Office Hours Queue is a web application built by Dorothy Chang, Eric Chiu, and Suzanne Knop during PennApps 2016f. OHQ aims to make office hours a more efficient and data-driven process, and addresses many complaints about how office hours are run, in response to dissatisfaction from both students and TAs. Listed are below are some of OHQ's features and the problems they were made to solve.

  1. Position in queue and estimated wait time: after a student submits a description of their issue to OHQ, they are provided with the number of people in front of them and the estimated amount of time they will have to wait. By making the process more transparent, OHQ allows students to use their time more efficiently: for example, if a student has to wait an hour, they can work on the next problem first.

  2. Student information: TAs can see the list of students in the queue, the type of issue they're having (technical, conceptual, etc), and a short description of the specific problem.

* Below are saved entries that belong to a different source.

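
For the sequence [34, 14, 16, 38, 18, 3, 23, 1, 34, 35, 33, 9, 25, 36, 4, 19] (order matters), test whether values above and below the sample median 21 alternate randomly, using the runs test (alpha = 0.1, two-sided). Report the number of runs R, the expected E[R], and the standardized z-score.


Step 1: Compute median = 21; label A = above, B = below.
Labels in order: ABBABBABAAABAABB  (n_A = 8, n_B = 8)
Step 2: Count runs R = 10.
Step 3: Under H0 (random ordering), E[R] = 2*n_A*n_B/(n_A+n_B) + 1 = 2*8*8/16 + 1 = 9.0000.
        Var[R] = 2*n_A*n_B*(2*n_A*n_B - n_A - n_B) / ((n_A+n_B)^2 * (n_A+n_B-1)) = 14336/3840 = 3.7333.
        SD[R] = 1.9322.
Step 4: Continuity-corrected z = (R - 0.5 - E[R]) / SD[R] = (10 - 0.5 - 9.0000) / 1.9322 = 0.2588.
Step 5: Two-sided p-value via normal approximation = 2*(1 - Phi(|z|)) = 0.795809.
Step 6: alpha = 0.1. fail to reject H0.

R = 10, z = 0.2588, p = 0.795809, fail to reject H0.


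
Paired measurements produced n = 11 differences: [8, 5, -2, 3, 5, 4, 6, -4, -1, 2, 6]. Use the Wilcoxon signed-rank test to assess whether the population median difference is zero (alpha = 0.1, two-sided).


Step 1: Drop any zero differences (none here) and take |d_i|.
|d| = [8, 5, 2, 3, 5, 4, 6, 4, 1, 2, 6]
Step 2: Midrank |d_i| (ties get averaged ranks).
ranks: |8|->11, |5|->7.5, |2|->2.5, |3|->4, |5|->7.5, |4|->5.5, |6|->9.5, |4|->5.5, |1|->1, |2|->2.5, |6|->9.5
Step 3: Attach original signs; sum ranks with positive sign and with negative sign.
W+ = 11 + 7.5 + 4 + 7.5 + 5.5 + 9.5 + 2.5 + 9.5 = 57
W- = 2.5 + 5.5 + 1 = 9
(Check: W+ + W- = 66 should equal n(n+1)/2 = 66.)
Step 4: Test statistic W = min(W+, W-) = 9.
Step 5: Ties in |d|, so use the tie-corrected normal approximation.
        E[W] = n(n+1)/4 = 11*12/4 = 33.
        Tie groups: |d|=2 (t=2), |d|=4 (t=2), |d|=5 (t=2), |d|=6 (t=2); sum(t^3 - t) = 24.
        Var[W] = n(n+1)(2n+1)/24 - sum(t^3-t)/48 = 3036/24 - 24/48 = 126.
        z = (W - E[W]) / sqrt(Var[W]) = (9 - 33) / 11.2250 = -2.1381.
        Two-sided p = 2*Phi(z) = 0.032509.
Step 6: alpha = 0.1. reject H0.

W+ = 57, W- = 9, W = min = 9, p = 0.032509, reject H0.


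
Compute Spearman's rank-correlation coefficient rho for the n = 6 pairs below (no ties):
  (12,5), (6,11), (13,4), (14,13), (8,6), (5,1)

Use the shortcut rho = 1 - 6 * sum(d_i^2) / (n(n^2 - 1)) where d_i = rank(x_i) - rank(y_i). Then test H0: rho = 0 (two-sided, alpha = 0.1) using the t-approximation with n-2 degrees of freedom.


Step 1: Rank x and y separately (midranks; no ties here).
rank(x): 12->4, 6->2, 13->5, 14->6, 8->3, 5->1
rank(y): 5->3, 11->5, 4->2, 13->6, 6->4, 1->1
Step 2: d_i = R_x(i) - R_y(i); compute d_i^2.
  (4-3)^2=1, (2-5)^2=9, (5-2)^2=9, (6-6)^2=0, (3-4)^2=1, (1-1)^2=0
sum(d^2) = 20.
Step 3: rho = 1 - 6*20 / (6*(6^2 - 1)) = 1 - 120/210 = 0.428571.
Step 4: Under H0, t = rho * sqrt((n-2)/(1-rho^2)) = 0.9487 ~ t(4).
Step 5: Two-sided p-value from the t-distribution with 4 df = 0.396501.
Step 6: alpha = 0.1. fail to reject H0.

rho = 0.4286, p = 0.396501, fail to reject H0 at alpha = 0.1.


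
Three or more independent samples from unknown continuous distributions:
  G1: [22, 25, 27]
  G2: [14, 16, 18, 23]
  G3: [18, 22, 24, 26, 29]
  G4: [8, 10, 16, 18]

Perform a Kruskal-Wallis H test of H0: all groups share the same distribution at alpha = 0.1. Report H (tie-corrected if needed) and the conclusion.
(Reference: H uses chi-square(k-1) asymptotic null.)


Step 1: Combine all N = 16 observations and assign midranks.
sorted (value, group, rank): (8,G4,1), (10,G4,2), (14,G2,3), (16,G2,4.5), (16,G4,4.5), (18,G2,7), (18,G3,7), (18,G4,7), (22,G1,9.5), (22,G3,9.5), (23,G2,11), (24,G3,12), (25,G1,13), (26,G3,14), (27,G1,15), (29,G3,16)
Step 2: Sum ranks within each group.
R_1 = 37.5 (n_1 = 3)
R_2 = 25.5 (n_2 = 4)
R_3 = 58.5 (n_3 = 5)
R_4 = 14.5 (n_4 = 4)
Step 3: H = 12/(N(N+1)) * sum(R_i^2/n_i) - 3(N+1)
     = 12/(16*17) * (37.5^2/3 + 25.5^2/4 + 58.5^2/5 + 14.5^2/4) - 3*17
     = 0.044118 * 1368.33 - 51
     = 9.367279.
Step 4: Ties present; correction factor C = 1 - 36/(16^3 - 16) = 0.991176. Corrected H = 9.367279 / 0.991176 = 9.450668.
Step 5: Under H0, H ~ chi^2(3); p-value = 0.023862.
Step 6: alpha = 0.1. reject H0.

H = 9.4507, df = 3, p = 0.023862, reject H0.


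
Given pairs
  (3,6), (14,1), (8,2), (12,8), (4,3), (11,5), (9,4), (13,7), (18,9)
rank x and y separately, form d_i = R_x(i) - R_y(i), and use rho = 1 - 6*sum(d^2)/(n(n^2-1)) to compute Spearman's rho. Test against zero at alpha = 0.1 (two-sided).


Step 1: Rank x and y separately (midranks; no ties here).
rank(x): 3->1, 14->8, 8->3, 12->6, 4->2, 11->5, 9->4, 13->7, 18->9
rank(y): 6->6, 1->1, 2->2, 8->8, 3->3, 5->5, 4->4, 7->7, 9->9
Step 2: d_i = R_x(i) - R_y(i); compute d_i^2.
  (1-6)^2=25, (8-1)^2=49, (3-2)^2=1, (6-8)^2=4, (2-3)^2=1, (5-5)^2=0, (4-4)^2=0, (7-7)^2=0, (9-9)^2=0
sum(d^2) = 80.
Step 3: rho = 1 - 6*80 / (9*(9^2 - 1)) = 1 - 480/720 = 0.333333.
Step 4: Under H0, t = rho * sqrt((n-2)/(1-rho^2)) = 0.9354 ~ t(7).
Step 5: Two-sided p-value from the t-distribution with 7 df = 0.380713.
Step 6: alpha = 0.1. fail to reject H0.

rho = 0.3333, p = 0.380713, fail to reject H0 at alpha = 0.1.


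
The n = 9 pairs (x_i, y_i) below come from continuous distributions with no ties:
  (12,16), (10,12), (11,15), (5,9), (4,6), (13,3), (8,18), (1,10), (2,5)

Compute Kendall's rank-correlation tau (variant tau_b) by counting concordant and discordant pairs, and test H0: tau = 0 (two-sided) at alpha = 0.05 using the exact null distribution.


Step 1: Enumerate the 36 unordered pairs (i,j) with i<j and classify each by sign(x_j-x_i) * sign(y_j-y_i).
  (1,2):dx=-2,dy=-4->C; (1,3):dx=-1,dy=-1->C; (1,4):dx=-7,dy=-7->C; (1,5):dx=-8,dy=-10->C
  (1,6):dx=+1,dy=-13->D; (1,7):dx=-4,dy=+2->D; (1,8):dx=-11,dy=-6->C; (1,9):dx=-10,dy=-11->C
  (2,3):dx=+1,dy=+3->C; (2,4):dx=-5,dy=-3->C; (2,5):dx=-6,dy=-6->C; (2,6):dx=+3,dy=-9->D
  (2,7):dx=-2,dy=+6->D; (2,8):dx=-9,dy=-2->C; (2,9):dx=-8,dy=-7->C; (3,4):dx=-6,dy=-6->C
  (3,5):dx=-7,dy=-9->C; (3,6):dx=+2,dy=-12->D; (3,7):dx=-3,dy=+3->D; (3,8):dx=-10,dy=-5->C
  (3,9):dx=-9,dy=-10->C; (4,5):dx=-1,dy=-3->C; (4,6):dx=+8,dy=-6->D; (4,7):dx=+3,dy=+9->C
  (4,8):dx=-4,dy=+1->D; (4,9):dx=-3,dy=-4->C; (5,6):dx=+9,dy=-3->D; (5,7):dx=+4,dy=+12->C
  (5,8):dx=-3,dy=+4->D; (5,9):dx=-2,dy=-1->C; (6,7):dx=-5,dy=+15->D; (6,8):dx=-12,dy=+7->D
  (6,9):dx=-11,dy=+2->D; (7,8):dx=-7,dy=-8->C; (7,9):dx=-6,dy=-13->C; (8,9):dx=+1,dy=-5->D
Step 2: C = 22, D = 14, total pairs = 36.
Step 3: tau = (C - D)/(n(n-1)/2) = (22 - 14)/36 = 0.222222.
Step 4: Exact two-sided p-value (enumerate n! = 362880 permutations of y under H0): p = 0.476709.
Step 5: alpha = 0.05. fail to reject H0.

tau_b = 0.2222 (C=22, D=14), p = 0.476709, fail to reject H0.


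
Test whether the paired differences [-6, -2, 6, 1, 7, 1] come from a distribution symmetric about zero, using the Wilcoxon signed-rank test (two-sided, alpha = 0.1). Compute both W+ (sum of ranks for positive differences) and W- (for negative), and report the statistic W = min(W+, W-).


Step 1: Drop any zero differences (none here) and take |d_i|.
|d| = [6, 2, 6, 1, 7, 1]
Step 2: Midrank |d_i| (ties get averaged ranks).
ranks: |6|->4.5, |2|->3, |6|->4.5, |1|->1.5, |7|->6, |1|->1.5
Step 3: Attach original signs; sum ranks with positive sign and with negative sign.
W+ = 4.5 + 1.5 + 6 + 1.5 = 13.5
W- = 4.5 + 3 = 7.5
(Check: W+ + W- = 21 should equal n(n+1)/2 = 21.)
Step 4: Test statistic W = min(W+, W-) = 7.5.
Step 5: Ties in |d|, so use the tie-corrected normal approximation.
        E[W] = n(n+1)/4 = 6*7/4 = 10.5.
        Tie groups: |d|=1 (t=2), |d|=6 (t=2); sum(t^3 - t) = 12.
        Var[W] = n(n+1)(2n+1)/24 - sum(t^3-t)/48 = 546/24 - 12/48 = 22.5.
        z = (W - E[W]) / sqrt(Var[W]) = (7.5 - 10.5) / 4.7434 = -0.6325.
        Two-sided p = 2*Phi(z) = 0.527089.
Step 6: alpha = 0.1. fail to reject H0.

W+ = 13.5, W- = 7.5, W = min = 7.5, p = 0.527089, fail to reject H0.


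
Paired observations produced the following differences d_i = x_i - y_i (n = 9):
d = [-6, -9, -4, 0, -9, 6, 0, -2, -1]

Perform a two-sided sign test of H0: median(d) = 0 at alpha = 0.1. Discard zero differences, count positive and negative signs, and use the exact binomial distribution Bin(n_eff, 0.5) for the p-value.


Step 1: Discard zero differences. Original n = 9; n_eff = number of nonzero differences = 7.
Nonzero differences (with sign): -6, -9, -4, -9, +6, -2, -1
Step 2: Count signs: positive = 1, negative = 6.
Step 3: Under H0: P(positive) = 0.5, so the number of positives S ~ Bin(7, 0.5).
Step 4: Two-sided exact p-value = sum of Bin(7,0.5) probabilities at or below the observed probability = 0.125000.
Step 5: alpha = 0.1. fail to reject H0.

n_eff = 7, pos = 1, neg = 6, p = 0.125000, fail to reject H0.


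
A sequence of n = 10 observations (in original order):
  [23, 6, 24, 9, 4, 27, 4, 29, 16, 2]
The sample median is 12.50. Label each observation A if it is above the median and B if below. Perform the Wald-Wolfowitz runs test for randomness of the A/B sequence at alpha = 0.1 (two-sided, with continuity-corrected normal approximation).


Step 1: Compute median = 12.50; label A = above, B = below.
Labels in order: ABABBABAAB  (n_A = 5, n_B = 5)
Step 2: Count runs R = 8.
Step 3: Under H0 (random ordering), E[R] = 2*n_A*n_B/(n_A+n_B) + 1 = 2*5*5/10 + 1 = 6.0000.
        Var[R] = 2*n_A*n_B*(2*n_A*n_B - n_A - n_B) / ((n_A+n_B)^2 * (n_A+n_B-1)) = 2000/900 = 2.2222.
        SD[R] = 1.4907.
Step 4: Continuity-corrected z = (R - 0.5 - E[R]) / SD[R] = (8 - 0.5 - 6.0000) / 1.4907 = 1.0062.
Step 5: Two-sided p-value via normal approximation = 2*(1 - Phi(|z|)) = 0.314305.
Step 6: alpha = 0.1. fail to reject H0.

R = 8, z = 1.0062, p = 0.314305, fail to reject H0.


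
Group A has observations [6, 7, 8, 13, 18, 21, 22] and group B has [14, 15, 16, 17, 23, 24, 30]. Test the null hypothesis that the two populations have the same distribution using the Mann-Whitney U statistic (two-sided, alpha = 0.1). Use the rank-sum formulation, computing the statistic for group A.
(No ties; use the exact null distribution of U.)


Step 1: Combine and sort all 14 observations; assign midranks.
sorted (value, group): (6,X), (7,X), (8,X), (13,X), (14,Y), (15,Y), (16,Y), (17,Y), (18,X), (21,X), (22,X), (23,Y), (24,Y), (30,Y)
ranks: 6->1, 7->2, 8->3, 13->4, 14->5, 15->6, 16->7, 17->8, 18->9, 21->10, 22->11, 23->12, 24->13, 30->14
Step 2: Rank sum for X: R1 = 1 + 2 + 3 + 4 + 9 + 10 + 11 = 40.
Step 3: U_X = R1 - n1(n1+1)/2 = 40 - 7*8/2 = 40 - 28 = 12.
       U_Y = n1*n2 - U_X = 49 - 12 = 37.
Step 4: No ties, so the exact null distribution of U (based on enumerating the C(14,7) = 3432 equally likely rank assignments) gives the two-sided p-value.
Step 5: p-value = 0.128205; compare to alpha = 0.1. fail to reject H0.

U_X = 12, p = 0.128205, fail to reject H0 at alpha = 0.1.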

One common problem in office hours is students putting their names down before they have actual questions, in hopes that by the time the list gets to them, they will have a question. This prevents that by forcing students to describe their issue. In addition, if a TA sees that two students are having the same problem, he or she can help both of them at the same time, rather than explaining the same concept multiple times.

  3. TA dashboard: TAs can also mark students as being helped or finished. When a TA first helps a student, marking the student as "being helped" lets other TAs know to go onto other students. When a student has been successfully helped, the "finish" button removes a student from the queue. If a TA cannot figure out a student's particular issue, they can mark them as "not being helped", and the student remains at the top of the queue for the next TA to help.

  4. Student form validation: Once students are on the queue, they cannot put their name on the queue again until after they have been helped: this discourages students from signing up several times without specific questions. Note that the student form is easy to integrate with university web logins.

  5. Metrics: Keeping track of how long students wait before they're helped, as well as common categories and problems, will be helpful long-term. For example, if students have to wait 2 hours on Wednesday nights but only 15 minutes on Friday afternoons, more TAs can be made available on Wednesday nights.

Planned functionality: Some categories of problems are easier to solve than others: a compiler error is probably much easier to resolve than five failing test cases. Giving priority to problems that require significantly less time to resolve, such as by putting three compiling problems before one conceptual one, will move the queue along more quickly.